[ v56 p267 ]
56 FLRA No. 35
NATIONAL FEDERATION OF FEDERAL
EMPLOYEES, LOCAL 1023
U.S. DEPARTMENT OF THE ARMY
ARMY CORPS OF ENGINEERS
April 27, 2000
Before the Authority: Donald S. Wasserman, Chairman; Phyllis N. Segal and Dale Cabaniss, Members.
This matter is before the Authority on exceptions to an award of Arbitrator John J. Popular filed by the Union under section 7122(a) of the Federal Service Labor-Management Relations Statute (the Statute) and part 2425 of the Authority's Regulations. The Agency did not file an opposition to the Union's exceptions.
Under section 7122(a) of the Statute, an award is deficient if it is contrary to any law, rule, or regulation; or it is deficient on other grounds similar to those applied by Federal courts in private sector labor-management relations. Upon careful consideration of the entire record in this case, and Authority precedent, the Authority concludes that the award is not deficient on the grounds raised in the exceptions and set forth in section 7122(a).

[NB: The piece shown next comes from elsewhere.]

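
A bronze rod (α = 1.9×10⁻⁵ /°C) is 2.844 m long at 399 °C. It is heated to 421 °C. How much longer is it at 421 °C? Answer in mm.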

See National Association of Government Employees, Local R4-45 and U.S. Department of Defense, Defense Commissary Agency, Langley Air Force Base, Langley, Virginia, 53 FLRA 517, 519 (1997) (arbitration awards are not subject to review on the basis of evidence that comes into existence after the arbitration); U.S. Department of the Air Force, Lowry Air Force Base, Denver, Colorado and National Federation of Federal Employees, Local 1497, 48 FLRA 589, 593-94 (1993) (award not deficient as based on nonfact where excepting party either challenges a factual matter that the parties disputed at arbitration or fails to demonstrate that a central fact underlying an award is clearly erroneous, but for which a different result would have been reached by the arbitrator).
Accordingly, the Union's exceptions are denied.